いつかきっと…終
- Day:2012.07.31 23:33
- Cat:…ノ ハザマ

@表参道 語らう時
《前回の話…》
親子が歌い出したのは、歩行者用信号が青に変わり歩き始めた時だった。電子音で奏でられるピッチの狂った「通りゃんせ」に合わせて、腕を振りながら横断歩道を渡り始めた。
ほんの数メートル先を歩く親子の歌を聴きながら、胸をぎゅっと締め付けられるような思いに駆られた。理由の分からないその感情の源を探ろうとして、娘との懐かしい日々を思い浮かべる。でもそこに思い当たる節はない。何しろ娘と手をつないで歌を唄いながら歩いたことなど、きっと一度もないから。
国道を渡りきり親子は右に、彼はそのまま真っ直ぐに進んだ。歩きながら心の中ある思いを探り続けた。思い出せそうで思い出せない、もどかしさを抱いたまま歩き続けたという。
あと幾つかの角を曲がれば自宅と言う場所で、記憶のパズルがカチッと音を立てて填まった。そして一気に自分の子供の時に記憶が飛んだ。

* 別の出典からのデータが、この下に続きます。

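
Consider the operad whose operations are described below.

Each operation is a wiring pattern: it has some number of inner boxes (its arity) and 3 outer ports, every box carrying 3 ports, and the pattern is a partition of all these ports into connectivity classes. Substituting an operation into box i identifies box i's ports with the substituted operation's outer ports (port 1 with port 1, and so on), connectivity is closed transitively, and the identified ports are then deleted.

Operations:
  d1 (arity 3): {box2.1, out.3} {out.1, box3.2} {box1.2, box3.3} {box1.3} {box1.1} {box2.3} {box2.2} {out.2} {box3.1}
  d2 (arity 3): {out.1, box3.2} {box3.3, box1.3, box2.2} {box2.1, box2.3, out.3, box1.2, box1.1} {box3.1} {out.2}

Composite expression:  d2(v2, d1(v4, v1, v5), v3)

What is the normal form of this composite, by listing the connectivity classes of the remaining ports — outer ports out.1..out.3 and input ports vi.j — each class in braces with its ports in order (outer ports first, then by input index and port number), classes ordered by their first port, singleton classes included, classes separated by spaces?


{out.1, v3.2} {out.2} {out.3, v1.1, v2.1, v2.2, v5.2} {v1.2} {v1.3} {v2.3, v3.3} {v3.1} {v4.1} {v4.2, v5.3} {v4.3} {v5.1}

Substituting into d2 glues patterns; closure does the rest.
after d1, the pattern on (v4, v1, v5) reads {out.1, v5.2} {out.2} {out.3, v1.1} {v1.2} {v1.3} {v4.1} {v4.2, v5.3} {v4.3} {v5.1} (out.j = its outer ports)
after d2, the pattern on (v2, v4, v1, v5, v3) reads {out.1, v3.2} {out.2} {out.3, v1.1, v2.1, v2.2, v5.2} {v1.2} {v1.3} {v2.3, v3.3} {v3.1} {v4.1} {v4.2, v5.3} {v4.3} {v5.1} (out.j = its outer ports)


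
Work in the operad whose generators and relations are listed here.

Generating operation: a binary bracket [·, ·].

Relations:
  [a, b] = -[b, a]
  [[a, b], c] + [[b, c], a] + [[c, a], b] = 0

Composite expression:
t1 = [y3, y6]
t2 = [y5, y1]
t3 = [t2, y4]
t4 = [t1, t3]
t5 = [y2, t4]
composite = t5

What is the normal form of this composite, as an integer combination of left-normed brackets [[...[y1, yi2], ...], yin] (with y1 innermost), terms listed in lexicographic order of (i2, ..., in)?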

幼い時に父親を亡くした為に、母親が沢山の仕事を掛け持ちしてしながら、独りで育ててくれたという。生活するだけで一杯一杯の経済状況だった。特にどこかに連れて行って貰える余裕も無い中で、唯一の密なコミュニケーションが保育園からの帰り道、家までの30分間を手をつないで歌を唄いながら歩く時間が「最も幸せな時間」だったと。そしてその時に母親が教えてくれたのが…
「通りゃんせ」だった。
完全に忘れていた記憶。いや忘れていたのでは無く、頭の中から消えそうになっていた記憶が、目の前の親子が口ずさむを見て思い出してしまったのだ。それは鮮明に思い出されて、あの時の母親の匂いや、笑顔や、握った手の感覚が、一遍に思い出されて、あまりの生々しい感覚に息も吸えないぐらいだったと。
「そうしたらさ…」
「…」
「悲しいとか、懐かしいとか、そんなんじゃ無いんだよ。説明が難しいのだけど、もうさ…滝のようにただ涙が流れて止まらないのよ。自分でもビックリ知るほど。ホント…ただただ流れるんだ」
「…ただ、ただ、かぁ」
「不思議なんだよ。心の中は一切の高ぶりが無いのに、涙が止まらなくて。正直困ったよ。気持ち悪いだろネクタイを外したスーツ姿の中年のオヤジが、ポロポロ涙を流しながら歩いているのだから。そして親がいなくなるというのは寂しいなって心から思ったよ」
と。
その後、彼は一時間くらい自分の母親がどんなに苦労して育ててくれたかを話してくれた。そして、
「なんか今日が本当の意味で供養している気がするよ。あまり女房とお袋の折り合いが良くなかったから、家でお袋の話をこんなにした事無かったからなぁ。もう3年近く経っちゃったけどな。」
「そっか」
「ああ。だから今泣けないって言うけど、いつかきっと何かの拍子にオマエも同じ様なことになると思うよ」
「実感無いけどなぁ」
「オレだって無かったよ」
そんな会話をしてその日は分かれた。
表参道の駅からゆっくりと歩いて自宅に戻った。最近、駒沢通りが延長されて乃木坂まで伸びて、駅からのコースが変わった。六本木通りを横断する信号には「通りゃんせ」のメロディーは流れない。長い横断歩道を渡りながら、果たしてボクが同じ様に涙が流れるとしたら、果たして母のどんなシーンなのかなと思いを巡らせてみた。
もしかしたら、友人と同じ様に消えている記憶が蘇るのかも知れないけれど。
ー完ー
長い間、お付き合い下さいまして有り難うございました。
またこの話をブログに書くことを気持ち良く快諾して下ったS君に心から感謝致します。